Well, it was not too late. Here was a target for him, right to hand. He would take on SMERSH and hunt it down. Without SMERSH, without this cold weapon of death and revenge, the MWD would be just another bunch of civil servant spies, no better and no worse than any of the western services.

SMERSH was the spur. Be faithful, spy well, or you die. Inevitably and without any question, you will be hunted down and killed.

It was the same with the whole Russian machine. Fear was the impulse. For them it was always safer to advance than to retreat. Advance against the enemy and the bullet might miss you. Retreat, evade, betray, and the bullet would never miss.
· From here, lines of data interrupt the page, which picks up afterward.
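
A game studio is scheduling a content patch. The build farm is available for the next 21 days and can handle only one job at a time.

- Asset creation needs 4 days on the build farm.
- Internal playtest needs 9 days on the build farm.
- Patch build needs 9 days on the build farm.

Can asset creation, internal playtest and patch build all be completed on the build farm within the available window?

Running back to back, the jobs need 4 + 9 + 9 = 22 days on the build farm.
Since 22 > 21, they cannot all fit.

No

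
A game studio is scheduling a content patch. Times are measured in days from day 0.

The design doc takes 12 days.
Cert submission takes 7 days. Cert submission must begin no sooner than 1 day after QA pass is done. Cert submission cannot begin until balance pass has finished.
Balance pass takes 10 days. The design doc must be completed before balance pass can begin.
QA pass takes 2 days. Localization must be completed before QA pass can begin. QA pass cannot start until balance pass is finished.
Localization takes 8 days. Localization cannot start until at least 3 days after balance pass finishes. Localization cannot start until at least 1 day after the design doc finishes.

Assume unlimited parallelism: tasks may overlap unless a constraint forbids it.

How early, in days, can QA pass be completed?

35

The design doc can start immediately at day 0; it finishes at day 12.
Balance pass cannot begin until the design doc (finishes day 12). It runs from day 12 to 12 + 10 = day 22.
Localization cannot start until balance pass (finishes day 22, plus 3-day gap → day 25); the design doc (finishes day 12, plus 1-day gap → day 13). The controlling bound is day 25, so localization finishes at 25 + 8 = day 33.
QA pass needs all of localization (finishes day 33); balance pass (finishes day 22). That puts its earliest start at day 33; it finishes at 33 + 2 = day 35.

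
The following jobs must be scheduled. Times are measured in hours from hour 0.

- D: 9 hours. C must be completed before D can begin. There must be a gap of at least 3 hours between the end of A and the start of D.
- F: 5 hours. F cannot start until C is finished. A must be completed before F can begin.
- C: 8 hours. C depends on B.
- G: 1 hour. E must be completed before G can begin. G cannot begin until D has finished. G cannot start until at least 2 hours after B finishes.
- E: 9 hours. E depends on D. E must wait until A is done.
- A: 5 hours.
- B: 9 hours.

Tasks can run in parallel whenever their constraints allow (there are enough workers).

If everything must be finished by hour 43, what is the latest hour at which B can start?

7

G has no dependents, so it just needs to finish by hour 43. Starting by 43 − 1 = hour 42 achieves that.
Since G (must start by hour 42) depends on it, E must finish by hour 42. Backing off its 9-hour duration gives a latest start of hour 33.
D has several dependents: E (must start by hour 33); G (must start by hour 42). The earliest of those limits is hour 33, so D must start by 33 − 9 = hour 24.
F must finish by hour 43; it takes 5 hours, so it must start by 43 − 5 = hour 38.
For C: D (must start by hour 24); F (must start by hour 38). The most restrictive is hour 24; with an 8-hour duration, C must start by hour 16.
B must finish in time for C (must start by hour 16); G (must start by hour 42, minus 2-hour gap → hour 40). The tightest is hour 16, so B must start by 16 − 9 = hour 7.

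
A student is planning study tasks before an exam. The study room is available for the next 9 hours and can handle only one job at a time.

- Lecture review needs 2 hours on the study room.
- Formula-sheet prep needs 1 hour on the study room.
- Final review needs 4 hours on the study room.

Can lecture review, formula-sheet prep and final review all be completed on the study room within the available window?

Yes

Running back to back, the jobs need 2 + 1 + 4 = 7 hours on the study room.
Since 7 ≤ 9, they fit within the window.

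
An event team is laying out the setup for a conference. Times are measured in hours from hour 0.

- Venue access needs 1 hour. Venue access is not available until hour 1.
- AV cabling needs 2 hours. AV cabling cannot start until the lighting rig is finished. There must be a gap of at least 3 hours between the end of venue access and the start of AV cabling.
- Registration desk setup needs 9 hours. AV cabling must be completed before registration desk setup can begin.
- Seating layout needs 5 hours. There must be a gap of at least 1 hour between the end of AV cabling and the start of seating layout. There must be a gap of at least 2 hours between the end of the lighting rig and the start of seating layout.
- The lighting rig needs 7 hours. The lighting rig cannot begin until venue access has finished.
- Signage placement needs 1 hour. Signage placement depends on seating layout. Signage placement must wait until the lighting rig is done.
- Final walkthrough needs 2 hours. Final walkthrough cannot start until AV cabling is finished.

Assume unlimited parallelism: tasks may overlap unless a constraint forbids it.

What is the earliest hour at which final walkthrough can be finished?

13

Venue access waits on its own release at hour 1, so it starts at hour 1 and finishes at 1 + 1 = hour 2.
The lighting rig waits on venue access (finishes hour 2), so it starts at hour 2 and finishes at 2 + 7 = hour 9.
For AV cabling: the lighting rig (finishes hour 9); venue access (finishes hour 2, plus 3-hour gap → hour 5). Taking the maximum gives a start of hour 9, and it finishes at 9 + 2 = hour 11.
After AV cabling (finishes hour 11), final walkthrough can start at hour 11 and finishes at hour 13.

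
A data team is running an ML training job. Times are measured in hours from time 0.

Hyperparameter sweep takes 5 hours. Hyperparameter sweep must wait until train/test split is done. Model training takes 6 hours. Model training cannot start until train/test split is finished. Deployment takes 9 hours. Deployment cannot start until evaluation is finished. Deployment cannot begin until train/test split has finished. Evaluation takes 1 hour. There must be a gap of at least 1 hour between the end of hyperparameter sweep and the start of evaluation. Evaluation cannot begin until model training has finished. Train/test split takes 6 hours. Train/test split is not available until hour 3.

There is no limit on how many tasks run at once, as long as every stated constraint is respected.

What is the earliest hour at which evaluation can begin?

15

After its own release at hour 3, train/test split can start at hour 3 and finishes at hour 9.
Model training cannot begin until train/test split (finishes hour 9). It runs from hour 9 to 9 + 6 = hour 15.
Hyperparameter sweep cannot begin until train/test split (finishes hour 9). It runs from hour 9 to 9 + 5 = hour 14.
Evaluation waits on hyperparameter sweep (finishes hour 14, plus 1-hour gap → hour 15); model training (finishes hour 15). The latest of these is hour 15, which is the earliest evaluation can start.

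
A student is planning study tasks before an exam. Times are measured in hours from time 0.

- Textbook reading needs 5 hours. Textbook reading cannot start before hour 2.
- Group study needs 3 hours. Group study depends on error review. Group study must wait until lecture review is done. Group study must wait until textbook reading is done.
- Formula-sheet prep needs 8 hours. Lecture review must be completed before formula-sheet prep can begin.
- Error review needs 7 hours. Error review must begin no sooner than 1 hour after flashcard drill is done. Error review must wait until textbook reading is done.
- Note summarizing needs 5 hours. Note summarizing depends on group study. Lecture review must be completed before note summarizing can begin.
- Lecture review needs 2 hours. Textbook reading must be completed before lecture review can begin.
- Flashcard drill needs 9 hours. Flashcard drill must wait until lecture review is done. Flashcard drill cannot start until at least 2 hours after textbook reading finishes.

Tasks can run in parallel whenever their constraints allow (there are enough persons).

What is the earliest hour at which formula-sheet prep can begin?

9

Textbook reading waits on its own release at hour 2, so it starts at hour 2 and finishes at 2 + 5 = hour 7.
Lecture review cannot begin until textbook reading (finishes hour 7). It runs from hour 7 to 7 + 2 = hour 9.
Formula-sheet prep waits on lecture review (finishes hour 9), so the earliest it can start is hour 9.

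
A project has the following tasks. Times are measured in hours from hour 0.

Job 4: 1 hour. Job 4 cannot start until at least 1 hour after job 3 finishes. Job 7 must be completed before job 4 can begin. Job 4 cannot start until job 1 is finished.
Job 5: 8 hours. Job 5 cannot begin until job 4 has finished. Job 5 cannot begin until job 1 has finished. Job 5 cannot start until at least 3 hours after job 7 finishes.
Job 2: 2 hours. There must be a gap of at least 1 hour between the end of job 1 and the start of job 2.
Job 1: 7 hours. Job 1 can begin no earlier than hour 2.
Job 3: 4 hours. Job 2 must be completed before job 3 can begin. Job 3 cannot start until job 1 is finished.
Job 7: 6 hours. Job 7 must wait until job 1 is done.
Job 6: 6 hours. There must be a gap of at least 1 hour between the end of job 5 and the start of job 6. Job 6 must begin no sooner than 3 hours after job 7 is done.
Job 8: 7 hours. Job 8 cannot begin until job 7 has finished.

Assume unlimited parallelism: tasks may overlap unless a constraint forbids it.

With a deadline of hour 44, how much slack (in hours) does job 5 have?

After its own release at hour 2, job 1 can start at hour 2 and finishes at hour 9.
Job 7 cannot begin until job 1 (finishes hour 9). It runs from hour 9 to 9 + 6 = hour 15.
After job 1 (finishes hour 9, plus 1-hour gap → hour 10), job 2 can start at hour 10 and finishes at hour 12.
Job 3 has to wait for job 2 (finishes hour 12); job 1 (finishes hour 9). The latest of these is hour 12, so job 3 runs hour 12 to 12 + 4 = hour 16.
Job 4 needs all of job 3 (finishes hour 16, plus 1-hour gap → hour 17); job 7 (finishes hour 15); job 1 (finishes hour 9). That puts its earliest start at hour 17; it finishes at 17 + 1 = hour 18.
Job 5 has to wait for job 4 (finishes hour 18); job 1 (finishes hour 9); job 7 (finishes hour 15, plus 3-hour gap → hour 18). The latest of these is hour 18, so job 5 runs hour 18 to 18 + 8 = hour 26.

Working backward from the deadline:
Job 6 has no dependents, so it just needs to finish by hour 44. Starting by 44 − 6 = hour 38 achieves that.
Job 5 feeds into job 6 (must start by hour 38, minus 1-hour gap → hour 37); so job 5 must finish by hour 37 and therefore start by hour 29.
So job 5 can start as early as hour 18 and as late as hour 29, giving 29 − 18 = 11 hours of slack.

11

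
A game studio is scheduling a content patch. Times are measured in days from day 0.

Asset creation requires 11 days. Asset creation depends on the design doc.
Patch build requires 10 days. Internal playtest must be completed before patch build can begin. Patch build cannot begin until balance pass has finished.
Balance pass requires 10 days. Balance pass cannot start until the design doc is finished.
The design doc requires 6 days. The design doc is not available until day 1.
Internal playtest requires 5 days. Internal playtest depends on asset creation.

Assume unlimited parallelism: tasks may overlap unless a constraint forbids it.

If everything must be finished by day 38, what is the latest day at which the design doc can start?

6

Nothing follows patch build; the deadline of day 38 is its only limit. It must start by 38 − 10 = day 28.
Internal playtest feeds into patch build (must start by day 28); so internal playtest must finish by day 28 and therefore start by day 23.
Since internal playtest (must start by day 23) depends on it, asset creation must finish by day 23. Backing off its 11-day duration gives a latest start of day 12.
Balance pass feeds into patch build (must start by day 28); so balance pass must finish by day 28 and therefore start by day 18.
The design doc must finish in time for asset creation (must start by day 12); balance pass (must start by day 18). The tightest is day 12, so the design doc must start by 12 − 6 = day 6.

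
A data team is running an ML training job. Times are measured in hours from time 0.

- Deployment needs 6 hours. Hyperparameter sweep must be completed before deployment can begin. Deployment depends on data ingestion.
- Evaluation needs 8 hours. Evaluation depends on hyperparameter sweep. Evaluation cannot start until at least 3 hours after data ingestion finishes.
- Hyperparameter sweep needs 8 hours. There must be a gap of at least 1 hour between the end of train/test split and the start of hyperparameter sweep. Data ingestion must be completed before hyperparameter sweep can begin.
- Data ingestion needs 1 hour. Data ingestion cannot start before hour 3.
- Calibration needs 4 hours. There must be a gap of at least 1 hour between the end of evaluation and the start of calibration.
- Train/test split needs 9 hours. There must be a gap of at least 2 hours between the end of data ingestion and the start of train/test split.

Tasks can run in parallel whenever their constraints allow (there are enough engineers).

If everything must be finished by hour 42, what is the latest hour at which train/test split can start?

To finish by hour 42, calibration (duration 4) must start no later than hour 38.
Evaluation feeds into calibration (must start by hour 38, minus 1-hour gap → hour 37); so evaluation must finish by hour 37 and therefore start by hour 29.
Deployment has no dependents, so it just needs to finish by hour 42. Starting by 42 − 6 = hour 36 achieves that.
For hyperparameter sweep: evaluation (must start by hour 29); deployment (must start by hour 36). The most restrictive is hour 29; with an 8-hour duration, hyperparameter sweep must start by hour 21.
Train/test split must finish before hyperparameter sweep (must start by hour 21, minus 1-hour gap → hour 20). With a 9-hour duration, train/test split must start by 20 − 9 = hour 11.

11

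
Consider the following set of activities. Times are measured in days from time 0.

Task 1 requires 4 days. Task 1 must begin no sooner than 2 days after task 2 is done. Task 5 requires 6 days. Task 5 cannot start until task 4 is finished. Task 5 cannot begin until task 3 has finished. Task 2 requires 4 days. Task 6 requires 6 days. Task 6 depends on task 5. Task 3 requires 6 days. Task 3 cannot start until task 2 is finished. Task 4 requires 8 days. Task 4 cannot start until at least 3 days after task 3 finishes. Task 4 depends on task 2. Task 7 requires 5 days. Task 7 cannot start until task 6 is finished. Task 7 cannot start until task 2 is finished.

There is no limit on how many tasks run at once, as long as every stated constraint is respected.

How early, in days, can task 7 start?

33

Nothing blocks task 2, so it runs from day 0 to day 4.
Task 3 cannot begin until task 2 (finishes day 4). It runs from day 4 to 4 + 6 = day 10.
Task 4 needs all of task 3 (finishes day 10, plus 3-day gap → day 13); task 2 (finishes day 4). That puts its earliest start at day 13; it finishes at 13 + 8 = day 21.
For task 5: task 4 (finishes day 21); task 3 (finishes day 10). Taking the maximum gives a start of day 21, and it finishes at 21 + 6 = day 27.
Task 6 cannot begin until task 5 (finishes day 27). It runs from day 27 to 27 + 6 = day 33.
Task 7 waits on task 6 (finishes day 33); task 2 (finishes day 4). The latest of these is day 33, which is the earliest task 7 can start.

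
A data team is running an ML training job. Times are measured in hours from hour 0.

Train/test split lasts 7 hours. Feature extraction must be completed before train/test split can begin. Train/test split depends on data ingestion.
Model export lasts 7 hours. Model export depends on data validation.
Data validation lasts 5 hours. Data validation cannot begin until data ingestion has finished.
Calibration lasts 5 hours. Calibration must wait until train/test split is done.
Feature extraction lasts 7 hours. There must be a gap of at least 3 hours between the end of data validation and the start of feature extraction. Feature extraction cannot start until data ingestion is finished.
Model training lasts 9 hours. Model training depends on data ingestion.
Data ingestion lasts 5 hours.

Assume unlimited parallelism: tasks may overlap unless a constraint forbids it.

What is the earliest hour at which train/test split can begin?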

But now he would attack the arm that held the whip and the gun. The business of espionage could be left to the white-collar boys. They could spy, and catch the spies. He would go after the threat behind the spies, the threat that made them spy.

The telephone rang and Bond snatched up the receiver.

He was on to ‘the Link’, the outside liaison officer who was the only man in London he might telephone from abroad. Then only in dire necessity.

‘This is 007 speaking. This is an open line. It’s an emergency. Can you hear me? Pass this on at once. 3030 was a double, working for Redland.